Energy Focus (EFOI) is another interesting company that may have huge long-term potential. It's a leading provider of energy-efficient LED lighting products and a developer of energy-efficient lighting technology. Products include military maritime products, such as Military Intellitube, globe lights and berth lights, and it has a long-standing relationship providing these products to the U.S. Navy and allied navies. In addition to the Navy Energy Focus sells LED products to governments and commercial and industrial markets through direct-sales employees, independent sales representatives, electrical and lighting contractors and distributors. Growth is expected to accelerate from the trailing five-year annualized rate of 17.5% to 35% a year for the next five year. In spite of that, the stock is cheap and trades with an EV/EBIT ratio of just 6.3.

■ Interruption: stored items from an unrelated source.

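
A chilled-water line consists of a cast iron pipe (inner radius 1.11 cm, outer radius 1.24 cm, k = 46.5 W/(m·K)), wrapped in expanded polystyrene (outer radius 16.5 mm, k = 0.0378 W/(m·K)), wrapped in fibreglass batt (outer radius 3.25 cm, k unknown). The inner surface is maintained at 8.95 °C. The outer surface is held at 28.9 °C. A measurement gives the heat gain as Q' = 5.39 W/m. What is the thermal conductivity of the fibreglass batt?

ΣR = ΔT/Q' = |8.95 − 28.9|/5.39 = 3.701 m·K/W
Known resistances:
  R'_cast iron = ln(0.0124/0.0111)/(2πk) = 0.1108/(2π·46.5) = 3.791×10^-4 m·K/W
  R'_expanded polystyrene = ln(0.0165/0.0124)/(2πk) = 0.2857/(2π·0.0378) = 1.203 m·K/W
R_fibreglass batt = ΣR − ΣR_known = 3.701 − 1.203 = 2.498 m·K/W
ln(r₂/r₁)/(2πk) = 2.498 ⇒ k = 0.6779/(2π·2.498) = 0.0432 W/m·K

k = 0.0432 W/m·K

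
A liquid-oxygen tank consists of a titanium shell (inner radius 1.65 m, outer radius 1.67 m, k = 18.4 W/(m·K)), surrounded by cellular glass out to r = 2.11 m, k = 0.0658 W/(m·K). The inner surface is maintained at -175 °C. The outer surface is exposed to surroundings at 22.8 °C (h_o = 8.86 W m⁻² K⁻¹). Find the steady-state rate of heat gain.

Series thermal resistances, inner to outer:
  R_titanium = (1/1.65 − 1/1.67)/(4πk) = 0.007258/(4π·18.4) = 3.139×10^-5 K/W
  R_cellular glass = (1/1.67 − 1/2.11)/(4πk) = 0.1249/(4π·0.0658) = 0.1510 K/W
  R_conv,out = 1/(4πr²h) = 1/(4π·2.11²·8.86) = 0.002017 K/W
ΣR = 3.139×10^-5 + 0.1510 + 0.002017 = 0.1530 K/W
Q = ΔT/ΣR = (-175 °C − 22.8 °C)/0.1530 = -1290 W
(Negative Q ⇒ heat flows inward; heat gain = 1290 W.)

Q = 1290 W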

Heidrick & Struggles International (HSII) provides executive search and leadership consulting services on a retainer basis to companies around the world. It also has a fast-growing business called Culture Shaping that it says allows clients to create meaningful, measurable and lasting culture change to improve spirit and performance.
However that works, it's growing as that segment of the business grew revenues by 15.9% year over year in the second quarter. The company has grown by 16% a year for the past five years and is expected to continue growing at 15% annually for the next five as the global economic recovery slowly strengthens. The stock is cheap at current levels, trading with an EV/EBIT ratio of just 7.9. Heidrick shares also pay a dividend and the shares yield 2.78% at the current price.
These are not a lot of cheap potential growth stocks but they fit the bill and are worth further investigation.